À l'apex de la sphaigne, se trouve le capitulum, ou tête de sphaigne, près duquel se développe le sporophyte. Il est porté par une tige feuillée (appelée pseudopode et faisant partie du gamétophyte) à croissance illimitée, dont les parties basales sont souvent mortes. Des rameaux courts s'y insèrent, composés d'une tige grêle et de feuilles qui se recouvrent comme des tuiles de toit. Les feuilles sont unistrates, et composées de deux types de cellules : des chlorocystes, petites cellules chlorophylliennes, et des hydrocystes (ou cellules hyalines), réservoirs à eau. Leur paroi est renforcée par des anneaux cellulosiques, pour éviter la déformation des cellules par l'eau.

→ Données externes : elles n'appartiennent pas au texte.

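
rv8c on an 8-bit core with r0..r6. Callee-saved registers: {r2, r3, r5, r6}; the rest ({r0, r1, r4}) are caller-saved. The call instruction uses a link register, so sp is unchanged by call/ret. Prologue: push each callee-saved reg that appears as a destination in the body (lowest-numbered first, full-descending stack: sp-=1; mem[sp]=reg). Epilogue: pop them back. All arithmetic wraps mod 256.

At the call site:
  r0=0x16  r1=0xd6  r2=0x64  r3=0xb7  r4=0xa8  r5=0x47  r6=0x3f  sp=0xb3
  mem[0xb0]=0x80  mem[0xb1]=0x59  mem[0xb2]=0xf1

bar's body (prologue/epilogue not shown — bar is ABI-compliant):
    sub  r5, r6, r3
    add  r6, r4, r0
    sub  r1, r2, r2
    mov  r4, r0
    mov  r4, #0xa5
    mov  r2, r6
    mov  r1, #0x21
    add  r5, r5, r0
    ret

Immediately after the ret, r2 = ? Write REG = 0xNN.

REG = 0x64

prologue: push r2 → mem[0xb2]=0x64, sp=0xb2
prologue: push r5 → mem[0xb1]=0x47, sp=0xb1
prologue: push r6 → mem[0xb0]=0x3f, sp=0xb0
body[0] sub  r5, r6, r3 → r5=0x88
body[1] add  r6, r4, r0 → r6=0xbe
body[2] sub  r1, r2, r2 → r1=0x00
body[3] mov  r4, r0 → r4=0x16
body[4] mov  r4, #0xa5 → r4=0xa5
body[5] mov  r2, r6 → r2=0xbe
body[6] mov  r1, #0x21 → r1=0x21
body[7] add  r5, r5, r0 → r5=0x9e
epilogue: pop r6=0x3f, sp=0xb1
epilogue: pop r5=0x47, sp=0xb2
epilogue: pop r2=0x64, sp=0xb3
r2 is callee-saved → restored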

Le sporophyte est constitué d'une capsule rouge à brun-noir obturée par un opercule déhiscent. Quand la capsule arrive à maturité, elle se déshydrate et, de sphérique devient cylindrique, la pression de l'air interne augmentant jusqu'à 5 bars. La capsule expulse alors, avec une vitesse d'éjection comprise entre 10 et 30 m/s, 20 000 à 250 000 spores qui parviennent à atteindre plus de 10 centimètres au-dessus du sol car elles s'organisent en un anneau tourbillonnaire. Cet anneau existe déjà pour le déplacement des méduses et des calmars, mais c'est la première fois qu'il est découvert chez des végétaux.
Une sphaigne peut stocker jusqu'à 90% de son poids en eau.
Comme elles vivent en milieu oligotrophe, elles doivent échanger les sels minéraux du substrat par des échanges avec des protons H+ (acides). En acidifiant le milieu, elles ne favorisent pas leur dégradation, formant ainsi de la tourbe.